Bu âyet-i kerîmelerde Hûd -aleyhisselâm- müşrik kavmine açıkça meydan okumaktadır:

“Hepiniz toplanınız ve beni yok etmek üzere elinizden ne geliyorsa, neye gücünüz yetiyorsa hepsini yapınız. Göz açıp kapayıncaya kadar bile asla beklemeyiniz. Şüphesiz ben size aldırmam, sizin bana ne yapacağınızı düşünmem ve size hiç bakmam. Çünkü ben sâdece Allâh’a tevekkül etmekteyim, O’na dayanmaktayım. O’na dayanan, asla zarara uğramaz. O’ndan başkasına aldıracak değilim. Ben ancak Allâh’a dayanır ve O’na kulluk ederim.”

Sâdece bu sözler bile Hûd -aleyhisselâm-’ın Allâh’ın kulu ve peygamberi olduğunun, karşısındakilerin ise cehâlet ve sapıklık üzere bulunduğunun apaçık bir delilidir. Bu sözüne karşı düşmanları ona hiçbir zarar verememişler, onu dâvâsından vazgeçirememişlerdir. Bu da onun dâvâsının hak olduğunu göstermektedir.

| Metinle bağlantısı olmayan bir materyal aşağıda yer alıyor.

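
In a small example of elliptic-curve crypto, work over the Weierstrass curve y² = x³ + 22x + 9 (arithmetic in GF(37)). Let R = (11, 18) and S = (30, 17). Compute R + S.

(0, 34)

(11, 18) + (30, 17). λ = (17 - 18)/(30 - 11) ≡ 36/19 mod 37. 19⁻¹ ≡ 2 (mod 37) since 19·2 = 38 ≡ 1, so λ ≡ 35.
  x = λ² - 11 - 30 = 1225 - 41 ≡ 0; y = λ·(11 - 0) - 18 ≡ 34. → (0, 34)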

Âd kavminin hidâyeti için bu tehdîdler de kâfî gelmedi. O kadar sıkıntı ve kıtlık çekmelerine rağmen, yine de istiğfâr edip, Allâh’a ve tevhîd akîdesine dönmediler. Zîrâ aşırı zenginliğin verdiği gaflet, rehâvet ve azgınlık sebebiyle Allâh’a kulluktan çok uzaklaşmışlardı. Bu durumda, eğer peygamberlere tâbî olsalardı, birçok haramları işleyemeyecekler, haksızlık yapamayacaklar, zayıfları ezemeyeceklerdi. Çünkü hak dîn olan tevhîd dîni, birtakım tahdîdler (sınırlandırmalar) getirmekteydi. Ancak, nefsânî yaşayışa alışmış olan bu insanlar, dînî tahdîdlere girmek istemediler. Gâfilâne bir şekilde ve nefsânî bir rahatlık içinde yaşamayı arzu ettiler.